0.5

56 4 9
                                    

Merhabalarrr

İlk önce geçmiş kurban bayramınız mübarek olsunn.

Bu kitabı yazmaya başladığımdan beri ilk defa bu kadar süre bölüm atmadım. Galiba okunmasının birazcık daha yüksek olmasını beklemiştim,o yüzden yazmaktan uzaklaşmıştım azıcık.

Ama sonra saçmalama Nisa dedim ve okunmasa bile bölüm yazıp ilk defa bir kitabını bitir dedim.

Kitap bazılarına göre hızlı gidiyor olabilir,ama dinimizde evlenme işleri de bekletilen bir şey olmadığı için bunu sadece bölümlere yayabilirim ama evlenme vb olayları geciktirmem,bunu bilmenizi istiyorum.

Bundan sonra mesaj kısımlarında ilk bölümdeki gibi Duha veya başka bir karakter nasıl kaydettiyse değil,karakteri ismiyle yazacağım. Kafası karışan olabilir diye düşündüm. İlk bölümleri de yakın zamanda düzeltirim zaten.

İyi okumalarrrr🫀

Duha'dan

Sadece kulaklara bakan bir bölüm yoktu değil mi? Evet evet,KBB diye bir bölüm vardı. Oraya gitmem lazım benim.

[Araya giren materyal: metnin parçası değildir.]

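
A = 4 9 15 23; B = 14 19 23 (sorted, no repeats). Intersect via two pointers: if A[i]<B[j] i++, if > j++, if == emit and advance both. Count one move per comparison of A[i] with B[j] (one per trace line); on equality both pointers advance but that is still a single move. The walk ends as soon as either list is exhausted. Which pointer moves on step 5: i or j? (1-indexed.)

[i=1,j=1] 4<14 → i++
[i=2,j=1] 9<14 → i++
[i=3,j=1] 15>14 → j++
[i=3,j=2] 15<19 → i++
[i=4,j=2] 23>19 → j++

j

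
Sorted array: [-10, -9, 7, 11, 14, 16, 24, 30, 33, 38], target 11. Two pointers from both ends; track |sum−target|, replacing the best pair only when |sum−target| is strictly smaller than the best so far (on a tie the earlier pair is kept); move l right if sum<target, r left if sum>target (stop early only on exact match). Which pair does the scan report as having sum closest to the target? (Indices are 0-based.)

pair (-10, 24) with sum 14 (|Δ|=3)

[0,9] -10+38=28 d=17 * → r--
[0,8] -10+33=23 d=12 * → r--
[0,7] -10+30=20 d=9 * → r--
[0,6] -10+24=14 d=3 * → r--
[0,5] -10+16=6 d=5 → l++
[1,5] -9+16=7 d=4 → l++
[2,5] 7+16=23 d=12 → r--
[2,4] 7+14=21 d=10 → r--
[2,3] 7+11=18 d=7 → r--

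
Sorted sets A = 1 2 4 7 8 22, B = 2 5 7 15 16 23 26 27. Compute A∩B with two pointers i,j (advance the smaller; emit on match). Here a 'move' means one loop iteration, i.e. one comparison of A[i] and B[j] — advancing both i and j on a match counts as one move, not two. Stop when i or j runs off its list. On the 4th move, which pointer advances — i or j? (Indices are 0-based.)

i=0 j=0: 1<2, i++
i=1 j=0: 2==2 emit, i++,j++
i=2 j=1: 4<5, i++
i=3 j=1: 7>5, j++

j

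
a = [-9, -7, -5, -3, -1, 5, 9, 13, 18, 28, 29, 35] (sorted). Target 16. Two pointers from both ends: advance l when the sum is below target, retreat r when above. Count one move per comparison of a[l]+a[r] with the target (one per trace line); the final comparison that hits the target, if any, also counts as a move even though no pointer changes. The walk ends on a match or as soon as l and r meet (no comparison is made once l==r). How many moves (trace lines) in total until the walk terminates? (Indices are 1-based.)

11 moves

[1,12] -9+35=26 >16 → r--
[1,11] -9+29=20 >16 → r--
[1,10] -9+28=19 >16 → r--
[1,9] -9+18=9 <16 → l++
[2,9] -7+18=11 <16 → l++
[3,9] -5+18=13 <16 → l++
[4,9] -3+18=15 <16 → l++
[5,9] -1+18=17 >16 → r--
[5,8] -1+13=12 <16 → l++
[6,8] 5+13=18 >16 → r--
[6,7] 5+9=14 <16 → l++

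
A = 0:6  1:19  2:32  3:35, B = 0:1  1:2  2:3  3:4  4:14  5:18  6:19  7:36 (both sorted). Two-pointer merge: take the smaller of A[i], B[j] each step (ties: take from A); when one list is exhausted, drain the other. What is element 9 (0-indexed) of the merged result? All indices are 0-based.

i=0 j=0: A[i]=6>B[j]=1 take 1, j++
i=0 j=1: A[i]=6>B[j]=2 take 2, j++
i=0 j=2: A[i]=6>B[j]=3 take 3, j++
i=0 j=3: A[i]=6>B[j]=4 take 4, j++
i=0 j=4: A[i]=6<=B[j]=14 take 6, i++
i=1 j=4: A[i]=19>B[j]=14 take 14, j++
i=1 j=5: A[i]=19>B[j]=18 take 18, j++
i=1 j=6: A[i]=19<=B[j]=19 take 19, i++
i=2 j=6: A[i]=32>B[j]=19 take 19, j++
i=2 j=7: A[i]=32<=B[j]=36 take 32, i++
i=3 j=7: A[i]=35<=B[j]=36 take 35, i++
i=4 j=7: A done, take B[j]=36, j++

merged[9] = 32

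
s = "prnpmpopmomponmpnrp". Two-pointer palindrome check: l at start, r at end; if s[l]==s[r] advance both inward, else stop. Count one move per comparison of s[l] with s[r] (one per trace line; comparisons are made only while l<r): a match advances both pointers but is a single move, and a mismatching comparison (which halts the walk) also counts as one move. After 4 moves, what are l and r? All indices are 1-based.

l=5, r=15

l=1 r=19: 'p'=='p', l++,r--
l=2 r=18: 'r'=='r', l++,r--
l=3 r=17: 'n'=='n', l++,r--
l=4 r=16: 'p'=='p', l++,r--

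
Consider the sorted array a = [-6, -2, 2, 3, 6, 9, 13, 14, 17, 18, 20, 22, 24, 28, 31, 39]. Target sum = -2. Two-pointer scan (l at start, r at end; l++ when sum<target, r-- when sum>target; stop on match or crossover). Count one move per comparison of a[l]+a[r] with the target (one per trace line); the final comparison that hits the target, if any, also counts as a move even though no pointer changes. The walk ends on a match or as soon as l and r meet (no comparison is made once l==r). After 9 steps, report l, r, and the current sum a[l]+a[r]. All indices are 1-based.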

Umarım randevu vardır. Çünkü hastanelerde artık sadece göz ve diş değil,diğer bölümlerde de randevu olmuyordu.

Yani artık KBB de kalabalık bir bölümdü. Özel hastaneye mi gitsem acaba?

"Duha,donup kaldın bak,vallahi korkuyorum ses ver a i falan de bari Allah rızası için." diye bir ses duyuyordum yankılanırcasına.

Hadi canım

Beynim yeni yeni kendine geliyordu,hissediyordum.

Bir dakika,efendim???

"Bir dakika bir dakika,Hüsna şaka yapmadığına eminsin değil mi? Yanlış falan anlamadın değil mi?" Dedim ilk sakince(!). Sonra da heyecandan dolayı daha fazla kendimi tutamayıp daha yüksek sesli, hatta neredeyse bağırarak konuşmaya başlamıştım.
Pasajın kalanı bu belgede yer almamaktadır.